BP 31: Protein Structure and Dynamics

BP 31.1: Vortrag

Donnerstag, 21. März 2024, 15:00–15:15, H 0112

BCL11B CCHC Zinc Finger Domain and Its Potential for Cancer Therapy — •Anne Susemihl1,3, Lukas Schulig2, Norman Geist1, Piotr Grabarczyk3, Felix Nagel1, Christian Andreas Schmidt3, and Mihaela Delcea11Institute of Biochemistry, Greifswald, Germany — 2Institute of Pharmacy, Greifswald, Germany — 3University Medicine, Greifswald, Germany

B Cell Lymphoma/Leukemia 11B (BCL11B) is a transcription factor, exerting a bi-directional role in cancer. BCL11B KO in vitro lead to T cells acquiring properties of natural killer cells, suggesting BCL11B*s role as an emerging cancer target.
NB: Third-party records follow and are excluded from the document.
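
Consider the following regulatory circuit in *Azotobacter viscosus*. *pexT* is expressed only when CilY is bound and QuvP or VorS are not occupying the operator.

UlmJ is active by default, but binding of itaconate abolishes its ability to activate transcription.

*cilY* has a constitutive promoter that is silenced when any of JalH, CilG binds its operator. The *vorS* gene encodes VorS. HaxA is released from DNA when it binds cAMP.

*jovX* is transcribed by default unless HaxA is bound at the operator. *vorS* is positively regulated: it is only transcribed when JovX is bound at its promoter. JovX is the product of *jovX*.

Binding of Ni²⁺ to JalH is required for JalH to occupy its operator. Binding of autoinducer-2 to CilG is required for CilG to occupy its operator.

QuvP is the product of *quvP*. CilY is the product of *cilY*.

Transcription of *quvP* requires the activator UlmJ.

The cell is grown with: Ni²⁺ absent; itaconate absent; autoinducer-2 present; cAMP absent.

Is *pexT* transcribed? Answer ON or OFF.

OFF

Itaconate is absent, so UlmJ is active.
No repressor is bound and UlmJ is active, so *quvP* is transcribed.
So QuvP is produced and active.
Ni²⁺ is absent, so JalH is inactive.
Autoinducer-2 is present, so CilG is active.
With repressor CilG bound, *cilY* is not transcribed.
So CilY is not produced.
cAMP is absent, so HaxA is active.
With repressor HaxA bound, *jovX* is not transcribed.
So JovX is not produced.
Required activator JovX is absent, so *vorS* is not transcribed.
So VorS is not produced.
With repressor QuvP bound, *pexT* is not transcribed.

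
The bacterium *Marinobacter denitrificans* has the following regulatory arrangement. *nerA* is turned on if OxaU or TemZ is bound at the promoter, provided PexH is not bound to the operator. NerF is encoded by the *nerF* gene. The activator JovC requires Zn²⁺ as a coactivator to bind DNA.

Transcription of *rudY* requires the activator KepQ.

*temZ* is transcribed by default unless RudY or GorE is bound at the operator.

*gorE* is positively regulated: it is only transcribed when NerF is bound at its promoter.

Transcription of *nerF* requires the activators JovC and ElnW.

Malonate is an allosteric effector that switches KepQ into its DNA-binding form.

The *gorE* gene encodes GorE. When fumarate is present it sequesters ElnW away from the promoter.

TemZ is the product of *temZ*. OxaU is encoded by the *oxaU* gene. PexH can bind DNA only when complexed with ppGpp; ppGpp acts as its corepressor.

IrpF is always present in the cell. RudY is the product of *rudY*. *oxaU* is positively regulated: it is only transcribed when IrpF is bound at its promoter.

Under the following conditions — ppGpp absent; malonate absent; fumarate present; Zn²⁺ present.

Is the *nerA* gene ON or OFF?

ON

ppGpp is absent, so PexH is inactive.
IrpF is produced constitutively and is active.
No repressor is bound and IrpF is active, so *oxaU* is transcribed.
So OxaU is produced and active.
Malonate is absent, so KepQ is inactive.
Required activator KepQ is absent, so *rudY* is not transcribed.
So RudY is not produced.
Zn²⁺ is present, so JovC is active.
Fumarate is present, so ElnW is inactive.
Required activator ElnW is absent, so *nerF* is not transcribed.
So NerF is not produced.
Required activator NerF is absent, so *gorE* is not transcribed.
So GorE is not produced.
With no repressor bound, *temZ* is transcribed.
So TemZ is produced and active.
Activator OxaU is present, so *nerA* is transcribed.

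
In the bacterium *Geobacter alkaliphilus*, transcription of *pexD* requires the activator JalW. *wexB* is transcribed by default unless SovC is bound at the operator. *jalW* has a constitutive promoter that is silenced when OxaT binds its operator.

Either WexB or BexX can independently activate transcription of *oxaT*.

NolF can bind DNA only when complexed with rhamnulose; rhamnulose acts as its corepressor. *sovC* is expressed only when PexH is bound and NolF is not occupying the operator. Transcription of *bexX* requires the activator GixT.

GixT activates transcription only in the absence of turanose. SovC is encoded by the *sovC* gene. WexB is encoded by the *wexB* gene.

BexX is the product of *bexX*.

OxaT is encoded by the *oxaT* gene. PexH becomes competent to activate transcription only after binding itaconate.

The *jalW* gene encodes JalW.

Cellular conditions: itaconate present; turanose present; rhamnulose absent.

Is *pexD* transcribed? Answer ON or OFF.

Rhamnulose is absent, so NolF is inactive.
Itaconate is present, so PexH is active.
No repressor is bound and PexH is active, so *sovC* is transcribed.
So SovC is produced and active.
With repressor SovC bound, *wexB* is not transcribed.
So WexB is not produced.
Turanose is present, so GixT is inactive.
Required activator GixT is absent, so *bexX* is not transcribed.
So BexX is not produced.
No activator is available at the *oxaT* promoter, so *oxaT* is not transcribed.
So OxaT is not produced.
With no repressor bound, *jalW* is transcribed.
So JalW is produced and active.
No repressor is bound and JalW is active, so *pexD* is transcribed.

ON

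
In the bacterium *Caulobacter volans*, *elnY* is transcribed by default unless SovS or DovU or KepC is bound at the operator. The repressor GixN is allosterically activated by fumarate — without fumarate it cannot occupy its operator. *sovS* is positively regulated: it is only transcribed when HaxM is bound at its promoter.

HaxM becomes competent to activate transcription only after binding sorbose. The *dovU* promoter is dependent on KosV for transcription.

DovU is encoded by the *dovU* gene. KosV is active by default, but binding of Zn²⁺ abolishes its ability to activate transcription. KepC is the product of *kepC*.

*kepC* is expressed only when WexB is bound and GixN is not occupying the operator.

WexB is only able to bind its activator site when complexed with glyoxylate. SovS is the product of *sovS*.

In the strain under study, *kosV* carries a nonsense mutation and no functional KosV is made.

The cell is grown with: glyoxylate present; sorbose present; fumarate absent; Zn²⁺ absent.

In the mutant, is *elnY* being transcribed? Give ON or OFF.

OFF

Sorbose is present, so HaxM is active.
No repressor is bound and HaxM is active, so *sovS* is transcribed.
So SovS is produced and active.
KosV is non-functional in this strain, so it has no effect.
Required activator KosV is absent, so *dovU* is not transcribed.
So DovU is not produced.
Glyoxylate is present, so WexB is active.
Fumarate is absent, so GixN is inactive.
No repressor is bound and WexB is active, so *kepC* is transcribed.
So KepC is produced and active.
With repressor SovS bound, *elnY* is not transcribed.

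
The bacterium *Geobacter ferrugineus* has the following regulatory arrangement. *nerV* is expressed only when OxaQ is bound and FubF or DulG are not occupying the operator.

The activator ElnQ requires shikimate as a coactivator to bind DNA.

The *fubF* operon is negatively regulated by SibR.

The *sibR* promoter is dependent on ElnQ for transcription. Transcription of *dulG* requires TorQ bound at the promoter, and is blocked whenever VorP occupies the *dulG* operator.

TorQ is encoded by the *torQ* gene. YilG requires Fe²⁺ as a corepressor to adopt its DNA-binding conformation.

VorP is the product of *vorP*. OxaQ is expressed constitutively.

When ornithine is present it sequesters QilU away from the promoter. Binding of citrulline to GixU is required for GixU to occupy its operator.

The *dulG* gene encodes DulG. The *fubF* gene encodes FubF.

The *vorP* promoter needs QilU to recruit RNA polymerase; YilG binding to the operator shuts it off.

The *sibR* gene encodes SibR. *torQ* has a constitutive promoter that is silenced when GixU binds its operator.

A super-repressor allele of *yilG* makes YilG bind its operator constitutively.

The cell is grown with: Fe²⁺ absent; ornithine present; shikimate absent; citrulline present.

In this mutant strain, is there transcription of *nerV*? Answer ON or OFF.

OFF

Shikimate is absent, so ElnQ is inactive.
Required activator ElnQ is absent, so *sibR* is not transcribed.
So SibR is not produced.
With no repressor bound, *fubF* is transcribed.
So FubF is produced and active.
OxaQ is produced constitutively and is active.
Citrulline is present, so GixU is active.
With repressor GixU bound, *torQ* is not transcribed.
So TorQ is not produced.
YilG is constitutively active in this strain.
Ornithine is present, so QilU is inactive.
With repressor YilG bound, *vorP* is not transcribed.
So VorP is not produced.
Required activator TorQ is absent, so *dulG* is not transcribed.
So DulG is not produced.
With repressor FubF bound, *nerV* is not transcribed.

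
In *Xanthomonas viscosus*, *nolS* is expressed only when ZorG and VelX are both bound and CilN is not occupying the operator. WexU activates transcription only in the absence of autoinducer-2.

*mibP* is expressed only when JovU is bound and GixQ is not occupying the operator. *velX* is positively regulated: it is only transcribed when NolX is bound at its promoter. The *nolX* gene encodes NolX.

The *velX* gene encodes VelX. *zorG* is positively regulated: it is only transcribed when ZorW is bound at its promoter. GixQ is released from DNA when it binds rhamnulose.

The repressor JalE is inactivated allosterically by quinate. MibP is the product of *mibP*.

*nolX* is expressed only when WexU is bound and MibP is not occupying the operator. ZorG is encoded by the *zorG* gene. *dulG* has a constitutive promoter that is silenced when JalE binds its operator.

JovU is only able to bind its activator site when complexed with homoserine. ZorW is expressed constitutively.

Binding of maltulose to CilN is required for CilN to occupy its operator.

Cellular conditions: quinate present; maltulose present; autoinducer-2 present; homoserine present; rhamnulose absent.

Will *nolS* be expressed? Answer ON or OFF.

OFF

ZorW is produced constitutively and is active.
No repressor is bound and ZorW is active, so *zorG* is transcribed.
So ZorG is produced and active.
Homoserine is present, so JovU is active.
Rhamnulose is absent, so GixQ is active.
With repressor GixQ bound, *mibP* is not transcribed.
So MibP is not produced.
Autoinducer-2 is present, so WexU is inactive.
Required activator WexU is absent, so *nolX* is not transcribed.
So NolX is not produced.
Required activator NolX is absent, so *velX* is not transcribed.
So VelX is not produced.
Maltulose is present, so CilN is active.
With repressor CilN bound, *nolS* is not transcribed.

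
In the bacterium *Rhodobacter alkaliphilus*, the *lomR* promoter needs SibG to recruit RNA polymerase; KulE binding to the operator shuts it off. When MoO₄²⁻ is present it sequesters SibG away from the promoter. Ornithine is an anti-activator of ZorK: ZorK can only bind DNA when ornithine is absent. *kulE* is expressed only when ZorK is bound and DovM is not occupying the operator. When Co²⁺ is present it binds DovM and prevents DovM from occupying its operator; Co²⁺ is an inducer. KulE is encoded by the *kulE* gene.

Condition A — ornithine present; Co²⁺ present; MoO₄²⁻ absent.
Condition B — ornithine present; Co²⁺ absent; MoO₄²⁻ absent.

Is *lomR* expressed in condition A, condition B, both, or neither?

Condition A:
Ornithine is present, so ZorK is inactive.
Co²⁺ is present, so DovM is inactive.
Required activator ZorK is absent, so *kulE* is not transcribed.
So KulE is not produced.
MoO₄²⁻ is absent, so SibG is active.
No repressor is bound and SibG is active, so *lomR* is transcribed.
→ *lomR* is ON in A.
Condition B:
Ornithine is present, so ZorK is inactive.
Co²⁺ is absent, so DovM is active.
With repressor DovM bound, *kulE* is not transcribed.
So KulE is not produced.
MoO₄²⁻ is absent, so SibG is active.
No repressor is bound and SibG is active, so *lomR* is transcribed.
→ *lomR* is ON in B.

both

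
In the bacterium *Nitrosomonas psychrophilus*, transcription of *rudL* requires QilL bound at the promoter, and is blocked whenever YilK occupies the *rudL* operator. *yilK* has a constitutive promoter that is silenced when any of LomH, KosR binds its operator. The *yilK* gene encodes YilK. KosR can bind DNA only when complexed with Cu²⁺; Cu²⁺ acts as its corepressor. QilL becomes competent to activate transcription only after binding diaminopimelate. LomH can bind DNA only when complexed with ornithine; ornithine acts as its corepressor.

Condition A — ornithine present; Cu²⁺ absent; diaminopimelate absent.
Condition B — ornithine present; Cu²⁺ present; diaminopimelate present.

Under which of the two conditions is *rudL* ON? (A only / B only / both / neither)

B only

Condition A:
Ornithine is present, so LomH is active.
Cu²⁺ is absent, so KosR is inactive.
With repressor LomH bound, *yilK* is not transcribed.
So YilK is not produced.
Diaminopimelate is absent, so QilL is inactive.
Required activator QilL is absent, so *rudL* is not transcribed.
→ *rudL* is OFF in A.
Condition B:
Ornithine is present, so LomH is active.
Cu²⁺ is present, so KosR is active.
With repressor LomH bound, *yilK* is not transcribed.
So YilK is not produced.
Diaminopimelate is present, so QilL is active.
No repressor is bound and QilL is active, so *rudL* is transcribed.
→ *rudL* is ON in B.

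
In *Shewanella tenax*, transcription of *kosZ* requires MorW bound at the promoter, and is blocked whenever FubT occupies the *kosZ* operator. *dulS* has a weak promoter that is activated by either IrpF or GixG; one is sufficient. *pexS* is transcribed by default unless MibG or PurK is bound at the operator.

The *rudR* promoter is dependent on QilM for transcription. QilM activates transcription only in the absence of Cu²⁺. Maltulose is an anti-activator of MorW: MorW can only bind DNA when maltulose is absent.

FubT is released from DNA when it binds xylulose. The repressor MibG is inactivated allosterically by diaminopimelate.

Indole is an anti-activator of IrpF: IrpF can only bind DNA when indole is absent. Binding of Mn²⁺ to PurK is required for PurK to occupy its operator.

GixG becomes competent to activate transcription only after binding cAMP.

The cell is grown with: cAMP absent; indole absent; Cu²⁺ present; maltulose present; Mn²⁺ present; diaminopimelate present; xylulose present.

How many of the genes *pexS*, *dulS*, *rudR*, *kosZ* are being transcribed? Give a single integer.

1

Diaminopimelate is present, so MibG is inactive.
Mn²⁺ is present, so PurK is active.
With repressor PurK bound, *pexS* is not transcribed.
→ *pexS* is OFF.
Indole is absent, so IrpF is active.
cAMP is absent, so GixG is inactive.
Activator IrpF is present, so *dulS* is transcribed.
→ *dulS* is ON.
Cu²⁺ is present, so QilM is inactive.
Required activator QilM is absent, so *rudR* is not transcribed.
→ *rudR* is OFF.
Maltulose is present, so MorW is inactive.
Xylulose is present, so FubT is inactive.
Required activator MorW is absent, so *kosZ* is not transcribed.
→ *kosZ* is OFF.
1 of the 4 genes is transcribed.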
Previous FACS-FRET experiments and extensive enhanced sampling simulations indicated that BCL11B forms dimers, with this being a prerequisite for its functionality. New simulations and size exclusion chromatography data suggest the formation of not only dimers but tetramers. Multimerization is mediated by an atypical CCHC zinc finger (ZF) motif within the N-terminal region of the protein. Understanding the nature of BCL11B*s multimerization and its zinc binding properties may enable the use of BCL11B in targeted cancer therapy. We show here that zinc coordination is essential for the oligomerization of the N-terminal domain. Zinc binding properties of the CCHC ZF domain were determined using UV-Vis spectroscopy and isothermal titration calorimetry. BCL11B mutations within the tetramer interface led to insufficient zinc binding and incomplete ZF formation, resulting in monomerization. Other mutants showed monomerization but tetramer formation with the wild type zinc finger, with the physiological relevance yet to be elucidated.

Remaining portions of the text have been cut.